Oddly, though, banks typically earn as much with a direct quote because less work on a deal, so the split is bigger, said Richard Truesdell, co-head of global capital markets at Davis Polk, who worked on Spotify and Watford direct quotes. .

Coinbase is one example. The crypto exchange ended its first day as a public company in March with a market cap of nearly $ 86 billion. There were four financial advisers, including Goldman Sachs and JP Morgan.

“Even though the total makeup is significantly less, it’s not less per bank,” Truesdell said.

Investors

The real winners of a direct listing could very well be investors, both institutions and ordinary people.

Institutions like straight quotes because many don’t have a lock-up – the 90 to 180 days that investors in an IPO have to wait before they can sell their shares. In a direct listing, investors can unload their shares as soon as the company starts trading.

No blocking allows companies like Wellington Management, which manages $ 1.4 trillion in assets, to create jobs “right on the shoot,” said Michael Carmen, senior managing director of Wellington, which helped bring in more. 2,000 companies on the stock market. since 2010 — four through direct registrations.

More importantly, direct ads can be better for regular people. In an IPO, institutional investors will buy shares of a company at the bid price the day before the launch. Then the next day the share price will go up as all kinds of investors try to get shares.

“Retail is driving pop on day one,” said Truesdell, of Davis Polk. that of Barron.

The result: Stock for a traditional IPO can often become too expensive for ordinary people on its first day of trading. Think about Airbnb again.
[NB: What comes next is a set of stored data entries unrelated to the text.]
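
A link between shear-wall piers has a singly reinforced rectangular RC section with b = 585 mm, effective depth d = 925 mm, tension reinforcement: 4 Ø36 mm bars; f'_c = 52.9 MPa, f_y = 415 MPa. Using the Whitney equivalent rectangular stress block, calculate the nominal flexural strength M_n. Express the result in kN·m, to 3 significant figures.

A_s = 4 × 1018 = 4072 mm².
T = A_s f_y = 4072 × 415 = 1689880 N = 1689.88 kN.
From C = T: a = T/(0.85 f'_c b) = 1689880/(0.85 × 52.9 × 585) = 64.24 mm.
M_n = T(d − a/2) = 1689.88 kN × (925 − 32.12) mm = 1508.86 kN·m.

M_n ≈ 1510 kN·m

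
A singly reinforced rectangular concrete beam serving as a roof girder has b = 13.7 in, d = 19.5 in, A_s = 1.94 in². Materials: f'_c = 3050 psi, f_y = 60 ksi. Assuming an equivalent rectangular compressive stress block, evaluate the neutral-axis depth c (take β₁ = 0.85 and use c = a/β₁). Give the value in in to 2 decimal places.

c ≈ 3.86 in

T = A_s f_y = 1.94 × 60 = 116.4 kips.
a = T/(0.85 f'_c b) = 116.4/(0.85 × 3.05 × 13.7) = 3.2773 in.
With β₁ = 0.85, c = a/β₁ = 3.2773/0.85 = 3.86 in.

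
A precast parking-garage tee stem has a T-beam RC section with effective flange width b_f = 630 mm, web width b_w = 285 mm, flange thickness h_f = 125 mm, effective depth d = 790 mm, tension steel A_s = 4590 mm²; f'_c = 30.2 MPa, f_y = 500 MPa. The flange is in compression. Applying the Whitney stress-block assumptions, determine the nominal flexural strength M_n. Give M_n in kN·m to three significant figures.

M_n ≈ 1650 kN·m

Tension: T = A_s f_y = 4590 × 500 = 2295000 N.
Try a within the flange: a = T/(0.85 f'_c b_f) = 2295000/(0.85 × 30.2 × 630) = 141.91 mm.
a = 141.91 > h_f = 125 mm: the block extends into the web. Split into flange-overhang and web parts.
C_f = 0.85 f'_c (b_f − b_w) h_f = 0.85 × 30.2 × (630 − 285) × 125 = 1107019 N.
Remaining web compression depth: a_w = (T − C_f)/(0.85 f'_c b_w) = (2295000 − 1107019)/(0.85 × 30.2 × 285) = 162.38 mm.
M_n = C_f(d − h_f/2) + (T − C_f)(d − a_w/2) = 1107019 × (790 − 62.5) + 1187981 × (790 − 81.19) = 805.36 + 842.05 = 1647.41 × 10⁶ N·mm.
M_n = 1647.41 kN·m.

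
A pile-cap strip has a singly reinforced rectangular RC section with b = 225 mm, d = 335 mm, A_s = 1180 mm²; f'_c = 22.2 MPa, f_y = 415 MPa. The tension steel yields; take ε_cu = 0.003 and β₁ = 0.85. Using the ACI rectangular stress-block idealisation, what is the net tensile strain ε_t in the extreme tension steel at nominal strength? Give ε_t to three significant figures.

a = A_s f_y/(0.85 f'_c b) = 115.34 mm.
β₁ = 0.85, so c = a/β₁ = 115.34/0.85 = 135.69 mm.
From the linear strain diagram with ε_cu = 0.003: ε_t = 0.003 (d − c)/c = 0.003 × (335 − 135.69)/135.69 = 0.00441.
ε_t is between 0.004 and 0.005 — transition zone.

ε_t ≈ 0.00441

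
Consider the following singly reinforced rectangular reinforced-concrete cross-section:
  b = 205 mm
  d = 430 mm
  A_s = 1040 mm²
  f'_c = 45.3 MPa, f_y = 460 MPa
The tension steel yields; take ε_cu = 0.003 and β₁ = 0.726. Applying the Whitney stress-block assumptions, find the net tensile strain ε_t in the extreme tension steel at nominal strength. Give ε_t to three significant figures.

a = A_s f_y/(0.85 f'_c b) = 60.61 mm.
β₁ = 0.726, so c = a/β₁ = 60.61/0.726 = 83.48 mm.
From the linear strain diagram with ε_cu = 0.003: ε_t = 0.003 (d − c)/c = 0.003 × (430 − 83.48)/83.48 = 0.0125.
Since ε_t ≥ 0.005, the section is tension-controlled.

ε_t ≈ 0.0125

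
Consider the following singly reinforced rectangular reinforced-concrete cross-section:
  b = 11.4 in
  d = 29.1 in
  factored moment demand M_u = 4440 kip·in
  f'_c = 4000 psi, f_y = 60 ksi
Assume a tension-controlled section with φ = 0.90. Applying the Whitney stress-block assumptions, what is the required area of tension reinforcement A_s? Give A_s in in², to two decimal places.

A_s ≈ 3.08 in²

M_n = M_u/φ = 4440/0.90 = 4933.33 kip·in.
From M_n = 0.85 f'_c a b (d − a/2):
a = d − √(d² − 2M_n/(0.85 f'_c b)) = 29.1 − √(29.1² − 2 × 4933.33/(0.85 × 4 × 11.4)) = 4.764 in.
A_s = 0.85 f'_c a b / f_y = 0.85 × 4 × 4.764 × 11.4 / 60 = 3.078 in².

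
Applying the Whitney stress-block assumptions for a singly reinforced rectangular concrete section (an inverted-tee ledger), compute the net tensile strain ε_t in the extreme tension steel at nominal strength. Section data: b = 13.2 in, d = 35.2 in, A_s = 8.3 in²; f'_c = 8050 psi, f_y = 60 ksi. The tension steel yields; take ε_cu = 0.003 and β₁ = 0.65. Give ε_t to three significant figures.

a = A_s f_y/(0.85 f'_c b) = 5.514 in.
β₁ = 0.65, so c = a/β₁ = 5.514/0.65 = 8.483 in.
From the linear strain diagram with ε_cu = 0.003: ε_t = 0.003 (d − c)/c = 0.003 × (35.2 − 8.483)/8.483 = 0.00945.
Since ε_t ≥ 0.005, the section is tension-controlled.

ε_t ≈ 0.00945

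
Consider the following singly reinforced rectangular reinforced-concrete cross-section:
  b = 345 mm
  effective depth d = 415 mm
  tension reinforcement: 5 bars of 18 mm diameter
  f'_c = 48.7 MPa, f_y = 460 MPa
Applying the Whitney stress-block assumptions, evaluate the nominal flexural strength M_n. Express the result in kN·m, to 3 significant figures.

M_n ≈ 230 kN·m

A_s = 5 × 254 = 1270 mm².
T = A_s f_y = 1270 × 460 = 584200 N = 584.2 kN.
From C = T: a = T/(0.85 f'_c b) = 584200/(0.85 × 48.7 × 345) = 40.91 mm.
M_n = T(d − a/2) = 584.2 kN × (415 − 20.455) mm = 230.49 kN·m.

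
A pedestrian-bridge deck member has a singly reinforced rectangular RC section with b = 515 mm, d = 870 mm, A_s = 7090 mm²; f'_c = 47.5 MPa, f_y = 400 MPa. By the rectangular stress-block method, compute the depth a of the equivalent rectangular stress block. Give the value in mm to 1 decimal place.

a ≈ 136.4 mm

T = A_s f_y = 7090 × 400 = 2836000 N = 2836 kN.
Setting C = 0.85 f'_c a b equal to T: a = 2836000/(0.85 × 47.5 × 515) = 136.4 mm.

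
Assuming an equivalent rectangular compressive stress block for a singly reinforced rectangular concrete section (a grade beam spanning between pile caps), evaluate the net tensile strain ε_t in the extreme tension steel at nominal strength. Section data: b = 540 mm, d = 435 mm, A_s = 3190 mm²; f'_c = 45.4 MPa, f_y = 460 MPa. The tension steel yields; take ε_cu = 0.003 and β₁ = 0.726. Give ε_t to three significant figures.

ε_t ≈ 0.0105

a = A_s f_y/(0.85 f'_c b) = 70.42 mm.
β₁ = 0.726, so c = a/β₁ = 70.42/0.726 = 97.00 mm.
From the linear strain diagram with ε_cu = 0.003: ε_t = 0.003 (d − c)/c = 0.003 × (435 − 97.00)/97.00 = 0.0105.
Since ε_t ≥ 0.005, the section is tension-controlled.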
The shares more than doubled from the IPO price of $ 68, closing at $ 144.71.

“With a direct registration, [retail investors] all have the same rights as other institutions, ”said Carmen from Wellington.

Avoiding day one pop is one of the reasons Amplitude chose a direct roster, said Spenser Skates, co-founder and CEO. The amplitude only increased 9.6% from its opening price.

When a company’s shares go up 30%, 50%, or 100% in its early days, the IPO was poorly priced, Skates said. Companies “are giving away a huge amount of value for no other reason than a good newspaper headline,” Skates said.

For businesses, analyst coverage is important. Analysts have clients. They write down the actions. They give perspectives. And direct quotes typically don’t generate the same level of analyst coverage as IPOs, which have a road show.

Most listed companies have replaced the roadshow with an “analysts day,” where investors, including ordinary people, learn about the company. Coinbase, for example, hosted a Reddit: “Ask us anything”.

But the lack of coverage from analysts isn’t necessarily a deal breaker. “If you’re Spotify, you know you’ll get coverage, so don’t worry. People won’t ignore a company with a market cap of $ 30 billion, ”said Carmen of Wellington.

Skates didn’t seem fazed that Amplitude had to contact analysts and investors.

“It’s a little more work on the part of the companies to make sure all the information is available,” he said. “You still get analyst coverage. ”

Traditional IPOs, Skates said, are getting “a little more investor interest, but that’s because they’re making a huge [million] reveal.

“As a CEO, you don’t want investors looking for a quick return on stocks. You really want them to be long term.